Ya me lo había advertido: «No encontrarás nada en Vietnam. Yann te llevará a orillas del Sena, a treinta kilómetros de París, allí donde el río dibuja un meandro y las hojas forman un mullido lecho en la orilla y la tierra se vuelve esponjosa. No es como el Mekong. Es el Mekong.»

Ya lo sé, Marguerite: todo está en todas partes. No vale la pena ir en busca de lo que está en lejanos lugares. Calcuta, los laureles rosas, Savannakhet, Sadec, todos esos nombres revolotean en la memoria. Hay mapas en India Song pero poco importa la veracidad de los lugares, la realidad de las distancias.

Fui a orillas del Sena. Cerré los ojos. No funcionó. El otoño ya había llegado, la llovizna impedía el paso de la luz, la acumulación de desperdicios impedía dejar volar la imaginación.

Saigón, verano de 1996. Delante del Hotel Continental, un niño vende en una caja de madera unas fotocopias descoloridas y mal pegadas de Sur la route mandarine, de Roland Dorgelès, y de El amante. Dorgelès no ha tenido derecho a tener una fotografía suya en la falsa portada, pero Marguerite sí. Sombrero flexible abollado, mirada nostálgica. Pero hay algo que no acaba de encajar. Hay que adquirir el libro para constatar que no es ella, en efecto, sino la protagonista de la película El amante, que se proyectó aquí, en Vietnam, el año pasado, aunque censurada, sin las llamadas «escenas eróticas». Luego, en el mercado negro, se vendieron miles de cintas de vídeo supuestamente «íntegras».

Saigón, pues. Hoy, Ciudad Hô Chi Minh. En la parte baja de la antigua rue Catinat, los Campos Elíseos de los años veinte, resplandeciente de cafés y de tiendas de lujo, unos jóvenes que visten de manera informal, como los jóvenes norteamericanos que salen en la televisión –zapatillas deportivas descoloridas, vaqueros desmesuradamente anchos, gorras de béisbol con la visera mirando hacia atrás–, se dedican a vender ordenadores japoneses tras haber vaciado todas las mañanas en las cloacas los ratones que han caído en las jaulas de bambú que para cazarlos colocan por las noches en los almacenes.
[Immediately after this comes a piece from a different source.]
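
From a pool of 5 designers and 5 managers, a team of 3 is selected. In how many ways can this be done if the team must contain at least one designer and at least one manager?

100

With no constraint there are C(10,3) = 120 possible selections.
Selections missing a whole group: no designers → C(5,3) = 10; no managers → C(5,3) = 10.
Both groups omitted at once is impossible, so 120 − 20 = 100.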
A la madre de Marguerite no le habría resultado nada fácil vender su diamante: las escasas joyerías son suizas, están blindadas y parecen fortalezas con perímetro de seguridad. Hay que llamar antes de entrar; las cámaras de vigilancia te filman. Marguerite me contó que, cuando era pequeña –ocho, nueve años–, su mamá solía llevarla al Eden Cinéma, el mejor cine de Saigón en aquella época, que estaba en un pasaje, justo al lado del teatro municipal. Hoy, el vestíbulo del Eden Cinéma se ha convertido en un aparcamiento de ciclomotores. El cine sólo proyecta películas pornográficas procedentes de Taiwán. Por las tardes, las parejas que se besan ocupan las butacas de piel –son las originales– completamente destrozadas. La película se proyecta desde la misma sala, no hay cabina de proyección. Eso provoca un ruido infernal que se trata de cubrir con cintas de rap jamaicano. Cuando cae la noche, algunas prostitutas llevan allí a sus clientes. La música a todo trapo encubre los jadeos de las parejas.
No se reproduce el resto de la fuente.